Thursday, June 19th, 2003

In Addicted to Oil, Elizabeth Shelburne summarizes U.S.-Saudi history before interviewing Robert Baer, a CIA veteran:

The history of U.S. involvement in Saudi Arabia goes back nearly to that nation’s birth. In 1933, a year after the kingdom was declared, the first American oil concession was granted. Over time, U.S. interest in Saudi oil evolved into a company called Aramco, which controlled all of the oil in Saudi Arabia — 25 percent of the world’s total.
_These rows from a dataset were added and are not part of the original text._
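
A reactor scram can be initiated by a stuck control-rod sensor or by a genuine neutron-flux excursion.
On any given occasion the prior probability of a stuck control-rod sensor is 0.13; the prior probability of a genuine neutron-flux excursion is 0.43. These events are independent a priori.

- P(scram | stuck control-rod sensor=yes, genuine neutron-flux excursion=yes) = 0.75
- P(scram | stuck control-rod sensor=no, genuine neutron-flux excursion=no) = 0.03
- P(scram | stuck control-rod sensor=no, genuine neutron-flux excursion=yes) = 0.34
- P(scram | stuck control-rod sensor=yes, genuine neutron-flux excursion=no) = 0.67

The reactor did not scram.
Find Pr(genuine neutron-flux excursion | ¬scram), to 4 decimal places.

Pr(genuine neutron-flux excursion | ¬scram) ≈ 0.3404

P(¬scram) = 0.97·0.87·0.57 + 0.66·0.87·0.43 + 0.33·0.13·0.57 + 0.25·0.13·0.43 = 0.481023 + 0.246906 + 0.024453 + 0.013975 = 0.766357
The genuine neutron-flux excursion-present share is 0.246906 + 0.013975 = 0.260881.
P(genuine neutron-flux excursion | ¬scram) = 0.260881 / 0.766357 ≈ 0.3404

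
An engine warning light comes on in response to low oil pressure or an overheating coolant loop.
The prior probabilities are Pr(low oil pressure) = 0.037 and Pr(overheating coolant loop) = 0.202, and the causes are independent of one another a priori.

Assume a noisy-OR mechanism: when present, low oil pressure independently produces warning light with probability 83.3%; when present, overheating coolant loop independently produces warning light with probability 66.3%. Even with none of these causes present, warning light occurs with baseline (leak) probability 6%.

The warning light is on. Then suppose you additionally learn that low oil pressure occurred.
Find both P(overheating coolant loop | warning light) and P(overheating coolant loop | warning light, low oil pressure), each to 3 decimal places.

P(overheating coolant loop | warning light) ≈ 0.663; P(overheating coolant loop | warning light, low oil pressure) ≈ 0.221

Under noisy-OR, P(warning light | causes) = 1 − (1−0.06)·∏(1−qᵢ) over the active causes.
Numerator (weight on configurations with overheating coolant loop): 0.132904 + 0.007079 = 0.139983
Normalizer over all consistent configurations: 0.06×0.963×0.798 + 0.68322×0.963×0.202 + 0.84302×0.037×0.798 + 0.947098×0.037×0.202 = 0.210982
Posterior = 0.139983 / 0.210982 ≈ 0.663

With the extra evidence:
For the numerator, keep only overheating coolant loop=true terms: 0.947098*0.202 = 0.191314
Normalizer over all consistent configurations: 0.84302*0.798 + 0.947098*0.202 = 0.864044
P(overheating coolant loop | warning light, low oil pressure) = 0.191314/0.864044 ≈ 0.221
Conditioning on low oil pressure lowers the posterior on overheating coolant loop: the classic explaining-away effect in a common-effect structure.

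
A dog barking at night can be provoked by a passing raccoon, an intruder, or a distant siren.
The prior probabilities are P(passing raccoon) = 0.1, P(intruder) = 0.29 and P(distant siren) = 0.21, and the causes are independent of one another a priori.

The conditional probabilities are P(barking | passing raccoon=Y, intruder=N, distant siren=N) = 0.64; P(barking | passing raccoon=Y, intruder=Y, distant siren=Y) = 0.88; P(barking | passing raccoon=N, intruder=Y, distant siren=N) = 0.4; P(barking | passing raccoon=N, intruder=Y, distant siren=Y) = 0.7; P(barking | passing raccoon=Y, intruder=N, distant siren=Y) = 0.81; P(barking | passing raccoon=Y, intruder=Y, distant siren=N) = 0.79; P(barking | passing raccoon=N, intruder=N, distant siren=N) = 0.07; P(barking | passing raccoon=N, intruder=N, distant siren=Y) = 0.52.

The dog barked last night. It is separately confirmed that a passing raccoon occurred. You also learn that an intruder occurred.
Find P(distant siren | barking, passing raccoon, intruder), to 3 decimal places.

P(barking | passing raccoon, intruder) = 0.79·0.79 + 0.88·0.21 = 0.624100 + 0.184800 = 0.808900
Of this, 0.184800 comes from 0.88·0.21 (the distant siren=true cases).
Hence the posterior is 0.184800/0.808900 ≈ 0.228.

P(distant siren | barking, passing raccoon, intruder) ≈ 0.228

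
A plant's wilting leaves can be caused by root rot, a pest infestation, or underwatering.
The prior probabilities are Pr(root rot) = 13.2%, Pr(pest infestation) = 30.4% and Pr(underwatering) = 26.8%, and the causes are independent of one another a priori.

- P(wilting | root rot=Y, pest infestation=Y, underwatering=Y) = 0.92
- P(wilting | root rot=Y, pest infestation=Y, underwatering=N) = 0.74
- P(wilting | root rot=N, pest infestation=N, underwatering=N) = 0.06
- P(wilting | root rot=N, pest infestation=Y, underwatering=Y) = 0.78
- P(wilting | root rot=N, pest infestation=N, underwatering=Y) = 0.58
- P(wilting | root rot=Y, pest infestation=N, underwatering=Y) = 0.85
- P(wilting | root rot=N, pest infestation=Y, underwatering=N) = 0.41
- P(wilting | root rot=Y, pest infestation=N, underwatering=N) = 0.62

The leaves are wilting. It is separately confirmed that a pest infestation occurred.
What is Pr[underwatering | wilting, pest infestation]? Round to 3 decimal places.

Pr[underwatering | wilting, pest infestation] ≈ 0.392

Enumerate the 4 (root rot, underwatering) configurations and weight by the priors:
  P(wilting | pest infestation) = 0.41*0.868*0.732 + 0.78*0.868*0.268 + 0.74*0.132*0.732 + 0.92*0.132*0.268
        = 0.260504 + 0.181447 + 0.071502 + 0.032546 = 0.545999
Configurations with underwatering contribute 0.213993, so
  P(underwatering | wilting, pest infestation) = 0.213993 / 0.545999 ≈ 0.392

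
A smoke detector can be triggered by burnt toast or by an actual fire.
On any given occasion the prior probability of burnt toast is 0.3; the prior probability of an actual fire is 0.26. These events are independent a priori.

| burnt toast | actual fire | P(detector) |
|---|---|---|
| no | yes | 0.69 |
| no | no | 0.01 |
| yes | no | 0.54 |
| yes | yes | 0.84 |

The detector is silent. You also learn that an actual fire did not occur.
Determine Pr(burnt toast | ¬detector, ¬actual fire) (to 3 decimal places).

Sum P(¬detector|·) weighted by the priors over both values of burnt toast:
  P(¬detector | ¬actual fire) = 0.99*0.7 + 0.46*0.3
        = 0.693000 + 0.138000 = 0.831000
Keeping only the burnt toast-present terms gives 0.138000, so
  P(burnt toast | ¬detector, ¬actual fire) = 0.138000 / 0.831000 ≈ 0.166

Pr(burnt toast | ¬detector, ¬actual fire) ≈ 0.166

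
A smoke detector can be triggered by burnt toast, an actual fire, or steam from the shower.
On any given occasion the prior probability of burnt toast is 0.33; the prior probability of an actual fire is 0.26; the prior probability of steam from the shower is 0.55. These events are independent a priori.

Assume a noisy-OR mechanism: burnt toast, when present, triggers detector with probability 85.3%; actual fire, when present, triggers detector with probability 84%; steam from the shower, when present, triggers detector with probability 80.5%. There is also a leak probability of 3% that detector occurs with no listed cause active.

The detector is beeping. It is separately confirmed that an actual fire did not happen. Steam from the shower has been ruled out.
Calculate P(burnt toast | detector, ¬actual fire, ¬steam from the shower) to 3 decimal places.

Under noisy-OR, P(detector | causes) = 1 − (1−0.03)·∏(1−qᵢ) over the active causes.
For the numerator, keep only burnt toast=true terms: 0.85741*0.33 = 0.282945
Normalizer over all consistent configurations: 0.03*0.67 + 0.85741*0.33 = 0.303045
P(burnt toast | detector, ¬actual fire, ¬steam from the shower) = 0.282945/0.303045 ≈ 0.934

P(burnt toast | detector, ¬actual fire, ¬steam from the shower) ≈ 0.934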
Aramco was a private company held by four large U.S. oil companies, with immense influence on the U.S. government. (It is now wholly owned by the Saudi government.) Moreover, the relationship between the U.S. and Saudi Arabia extends beyond this private interest — as early as 1943, President Franklin Roosevelt asserted that protecting the kingdom, and its oil, was of vital economic importance to the United States as a whole. The precedent of maintaining a friendly relationship with Saudi Arabia, for both public and private reasons, has remained unchanged in the intervening years.

Baer’s take on Sunni Islam:

We, as a country, not just the CIA, didn’t think that Sunni fundamentalism was all that bad. It helped us defeat Egypt in a large sense, and it helped us in the Yemen civil war in the sixties, and then in Afghanistan. So we were supportive of Sunni fundamentalism, never thinking that once the Russians were run out of Afghanistan the Sunnis would turn on us. It was a failure to see forward to this possibility. It wasn’t just the CIA. It was the CIA, the State Department, the White House, and the American press as well. They all said, “Saudi Arabia is a medieval country, we don’t really need to worry about it, it’s very conservative, it doesn’t change very fast, it’s a mutually beneficial relationship. They pump the oil, they bank our oil, they buy our weapons, it’s all to our advantage.”

U.S.-Saudi relations:

There’s an extremely close relationship between the White House and the king of Saudi Arabia, along with the oil minister and the ambassador. You can call the ambassador up and say, “Look, we’re forecasting a shortage in the world oil market because of speculation. Can you pump more?” In every crisis, the Saudis have come through. Let’s be frank about it — they were our best allies in the Middle East. They banked this oil — 2-3 million barrels — at a very high cost, they never got reimbursed for it, and they were always there. The Iran-Iraq war, they were there. When the Iraqis overran Kuwait, they were there. Strikes in Venezuela, they came through and pumped more oil. They had their own interests, but they also protected our markets as well.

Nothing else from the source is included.